Memisa est une organisation belge active notamment en République Démocratique du Congo, au Benin, au Burundi, en Guinée, en Mauritanie et en Inde. Pour financer des projets autrement, elle va désormais accepter, à côté des virements classiques, également des dons en crypto-espèces: bitcoin, litecoin et ether.

"A ce moment, nous échangerons chaque jour les bitcoins reçus en euros. Nous sommes conscients que le cours oscille fortement, mais comme nous convertirons les bitcoins sur une base journalière en euros, nous ne spéculerons pas", déclare Annelies Van Erp, porte-parole de Memisa.

La réception et la conversion se feront en collaboration avec la plate-forme belge Bit4You. Cette plate-forme rejettera aussi automatiquement les dons issus d'activités illégales.

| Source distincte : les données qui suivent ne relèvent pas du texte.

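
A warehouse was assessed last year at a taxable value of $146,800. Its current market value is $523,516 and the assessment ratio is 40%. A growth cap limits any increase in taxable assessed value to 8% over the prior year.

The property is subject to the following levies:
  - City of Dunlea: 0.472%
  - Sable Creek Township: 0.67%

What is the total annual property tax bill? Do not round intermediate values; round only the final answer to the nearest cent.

Uncapped assessed value = $523,516 × 0.4 = $209,406.4
Cap limit = $146,800 × 1.08 = $158,544
Taxable assessed value = min($209,406.4, $158,544) = $158,544 (cap binds)
City of Dunlea: $158,544 × 0.00472 = $748.32768
Sable Creek Township: $158,544 × 0.0067 = $1,062.2448
Total = $1,810.57248

$1,810.57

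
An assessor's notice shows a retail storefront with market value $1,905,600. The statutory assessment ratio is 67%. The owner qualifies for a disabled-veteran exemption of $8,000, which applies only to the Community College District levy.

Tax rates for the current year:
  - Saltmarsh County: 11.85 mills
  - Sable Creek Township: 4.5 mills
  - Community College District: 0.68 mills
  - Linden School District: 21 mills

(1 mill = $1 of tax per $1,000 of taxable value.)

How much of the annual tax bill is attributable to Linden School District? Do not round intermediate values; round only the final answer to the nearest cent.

Assessed value = $1,905,600 × 0.67 = $1,276,752
Linden School District taxable value = $1,276,752 (exemption does not apply)
Linden School District levy = $1,276,752 × 0.021 = $26,811.792

$26,811.79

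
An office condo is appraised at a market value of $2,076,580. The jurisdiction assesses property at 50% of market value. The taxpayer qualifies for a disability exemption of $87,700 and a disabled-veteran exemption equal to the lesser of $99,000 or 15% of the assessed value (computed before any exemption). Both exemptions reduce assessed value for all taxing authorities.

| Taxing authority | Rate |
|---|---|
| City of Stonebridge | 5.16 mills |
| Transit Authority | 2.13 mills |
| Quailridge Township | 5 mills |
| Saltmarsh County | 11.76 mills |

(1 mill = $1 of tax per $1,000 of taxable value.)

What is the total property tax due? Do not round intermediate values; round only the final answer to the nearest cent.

$20,480.74

Assessed value = $2,076,580 × 0.5 = $1,038,290
Disabled-veteran exemption = min($99,000, 15% × $1,038,290) = min($99,000, $155,743.5) = $99,000 (dollar cap binds)
Taxable value = $1,038,290 − $87,700 − $99,000 = $851,590
City of Stonebridge: $851,590 × 0.00516 = $4,394.2044
Transit Authority: $851,590 × 0.00213 = $1,813.8867
Quailridge Township: $851,590 × 0.005 = $4,257.95
Saltmarsh County: $851,590 × 0.01176 = $10,014.6984
Total = $20,480.7395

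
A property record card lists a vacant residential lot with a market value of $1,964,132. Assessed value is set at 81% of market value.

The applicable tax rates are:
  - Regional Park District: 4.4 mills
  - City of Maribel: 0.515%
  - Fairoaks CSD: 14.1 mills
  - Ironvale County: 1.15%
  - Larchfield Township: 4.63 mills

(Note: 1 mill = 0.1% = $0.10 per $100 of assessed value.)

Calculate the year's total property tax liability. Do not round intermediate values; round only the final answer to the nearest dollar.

$63,288

Assessed value = $1,964,132 × 0.81 = $1,590,946.92
Regional Park District: $1,590,946.92 × 0.0044 = $7,000.166448
City of Maribel: $1,590,946.92 × 0.00515 = $8,193.376638
Fairoaks CSD: $1,590,946.92 × 0.0141 = $22,432.351572
Ironvale County: $1,590,946.92 × 0.0115 = $18,295.88958
Larchfield Township: $1,590,946.92 × 0.00463 = $7,366.0842396
Total = $63,287.8684776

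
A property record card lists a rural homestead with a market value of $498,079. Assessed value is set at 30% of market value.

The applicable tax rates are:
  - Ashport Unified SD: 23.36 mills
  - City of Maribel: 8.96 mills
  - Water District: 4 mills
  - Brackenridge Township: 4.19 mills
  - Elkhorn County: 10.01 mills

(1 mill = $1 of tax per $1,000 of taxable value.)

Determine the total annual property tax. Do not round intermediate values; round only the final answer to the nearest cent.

$7,548.89

Assessed value = $498,079 × 0.3 = $149,423.7
Ashport Unified SD: $149,423.7 × 0.02336 = $3,490.537632
City of Maribel: $149,423.7 × 0.00896 = $1,338.836352
Water District: $149,423.7 × 0.004 = $597.6948
Brackenridge Township: $149,423.7 × 0.00419 = $626.085303
Elkhorn County: $149,423.7 × 0.01001 = $1,495.731237
Total = $3,490.537632 + $1,338.836352 + $597.6948 + $626.085303 + $1,495.731237 = $7,548.885324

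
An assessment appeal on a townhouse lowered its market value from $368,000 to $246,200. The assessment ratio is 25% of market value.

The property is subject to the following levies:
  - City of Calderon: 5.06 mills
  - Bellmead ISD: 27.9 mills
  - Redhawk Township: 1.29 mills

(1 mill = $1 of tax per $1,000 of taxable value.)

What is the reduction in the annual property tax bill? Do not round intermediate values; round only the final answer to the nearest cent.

Old assessed value = $368,000 × 0.25 = $92,000
New assessed value = $246,200 × 0.25 = $61,550
Combined rate = 0.00506 + 0.0279 + 0.00129 = 0.03425
Old tax = $92,000 × 0.03425 = $3,151
New tax = $61,550 × 0.03425 = $2,108.0875
Reduction = $3,151 − $2,108.0875 = $1,042.9125

$1,042.91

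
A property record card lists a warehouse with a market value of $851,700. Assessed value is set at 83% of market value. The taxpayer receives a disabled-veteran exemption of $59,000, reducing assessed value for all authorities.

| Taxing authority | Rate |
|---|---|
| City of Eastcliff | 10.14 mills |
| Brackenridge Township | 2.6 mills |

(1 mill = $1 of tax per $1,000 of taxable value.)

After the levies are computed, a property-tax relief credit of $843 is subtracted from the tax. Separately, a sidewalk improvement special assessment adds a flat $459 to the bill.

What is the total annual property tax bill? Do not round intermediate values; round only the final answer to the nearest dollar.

Assessed value = $851,700 × 0.83 = $706,911
Taxable value = $706,911 − $59,000 = $647,911
City of Eastcliff: $647,911 × 0.01014 = $6,569.81754
Brackenridge Township: $647,911 × 0.0026 = $1,684.5686
Levies subtotal = $8,254.38614
After credit = $8,254.38614 − $843 = $7,411.38614
Total = $7,411.38614 + $459 = $7,870.38614

$7,870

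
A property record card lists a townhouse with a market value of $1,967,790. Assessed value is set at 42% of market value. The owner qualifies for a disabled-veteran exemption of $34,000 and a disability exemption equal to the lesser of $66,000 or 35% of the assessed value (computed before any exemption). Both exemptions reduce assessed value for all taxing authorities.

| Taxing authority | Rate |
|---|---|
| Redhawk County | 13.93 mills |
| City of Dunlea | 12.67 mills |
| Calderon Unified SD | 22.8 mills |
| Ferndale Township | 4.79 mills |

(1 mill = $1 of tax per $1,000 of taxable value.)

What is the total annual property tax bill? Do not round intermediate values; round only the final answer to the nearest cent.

Assessed value = $1,967,790 × 0.42 = $826,471.8
Disability exemption = min($66,000, 35% × $826,471.8) = min($66,000, $289,265.13) = $66,000 (dollar cap binds)
Taxable value = $826,471.8 − $34,000 − $66,000 = $726,471.8
Redhawk County: $726,471.8 × 0.01393 = $10,119.752174
City of Dunlea: $726,471.8 × 0.01267 = $9,204.397706
Calderon Unified SD: $726,471.8 × 0.0228 = $16,563.55704
Ferndale Township: $726,471.8 × 0.00479 = $3,479.799922
Total = $39,367.506842

$39,367.51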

Dans certaines villes, il est aujourd'hui possible d'échanger des bitcoins contre des euros ou des dollars. En Afrique, c'est provisoirement moins le cas. Mais Memisa garde cette option ouverte et, en acceptant les espèces virtuelles, l'ONG entend stimuler l'innovation dans le secteur de l'acquisition de fonds. Elle indique aussi que la technologie dans cette zone évolue autrement qu'en Europe. C'est ainsi que de nombreuses régions africaines ont sauté l'étape de la ligne téléphonique fixe pour passer directement au réseau GSM.

S'il devient à l'avenir plus courant de convertir sur place les bitcoins (ou d'autres crypto-monnaies) en euros, dollars ou espèces locales, en combinaison avec un compte bancaire, il pourrait alors entre autres s'avérer intéressant pour l'ONG de virer de manière transparente à faible coût transactionnel des sommes d'argent au niveau international.